Another key element for the region is that its most successful shopping centres are embedded in the community. Mall space in the Asia Pacific region tends to be far more heterogeneous than in the US or Europe.

It takes a village

The same can be said for retirement homes in Asia, with high-end retirement villages representing another rising real estate trend. Singapore has rolled out its first publicly-funded retirement village, which notably co-locates childcare and senior centres in one integrated development: The Kampung Admiralty Project, which consists of two blocks of 100 apartments. Each flat is equipped with mobility aids to help the elderly, and only Singaporeans aged 55 and above are eligible to buy one.

The development includes a big community plaza, food outlets, a hawker centre, a medical centre, a supermarket, shops and banks, as well as child and day-care facilities. Above it all, there's a community rooftop garden with a community farm and more than 100 fruit trees. There are activities for both young and old and there are spaces for solitary meditation as well as communal activities.

In Thailand, along the beaches of Kamala in Phuket, will rise MontAzure, a mixed-use development whose central components include Kamala Senior Living, an upscale retirement community, as well as Thailand’s first Café del Mar.
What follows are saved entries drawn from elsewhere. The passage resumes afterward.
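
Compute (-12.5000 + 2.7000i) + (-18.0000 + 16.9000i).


Real: -12.5 - 18 = -30.5
Imag: 2.7 + 16.9 = 19.6

-30.5000 + 19.6000i


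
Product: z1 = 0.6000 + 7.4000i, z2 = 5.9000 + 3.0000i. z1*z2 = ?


Real = 0.6*5.9 - 7.4*3 = 3.54 - 22.2 = -18.66
Imag = 0.6*3 + 5.9*7.4 = 1.8 + 43.66 = 45.46

-18.6600 + 45.4600i


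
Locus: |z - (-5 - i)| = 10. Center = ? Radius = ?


|z - z0| = r is a circle with center z0 and radius r.
Center = (-5, -1), radius = 10

Circle with center (-5, -1) and radius 10


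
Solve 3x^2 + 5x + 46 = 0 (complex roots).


disc = 5^2 - 4*3*46 = 25 - 552 = -527
sqrt(|disc|) = sqrt(527) = 22.9565
Real part = -5/(2*3) = -0.8333
Imag part = 22.9565/(2*3) = 3.8261

-0.8333 ± 3.8261i


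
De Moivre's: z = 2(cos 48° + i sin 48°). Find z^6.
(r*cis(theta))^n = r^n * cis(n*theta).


r^6 = 2^6 = 64
n*theta = 6*48° = 288° = 288° (mod 360)
a = 64*cos(288°) = 19.7771
b = 64*sin(288°) = -60.8676

64 cis(288°) = 19.7771 - 60.8676i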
The project is geared towards leisure-oriented, high-net-worth property seekers.

What’s next?

Thanks to the robust economic growth and influx of capital that has powered the region over the past decade, 2019 has seen continuing growth and evolution across Asia’s real estate market. Although some investors are looking to sell down their assets and reposition, the sheer weight of capital looking to find a home in real estate means that prices may not fall significantly even if other indicators turn south. As we edge ever closer to 2020, the region is poised to continue offering the world's largest real estate investment opportunity set.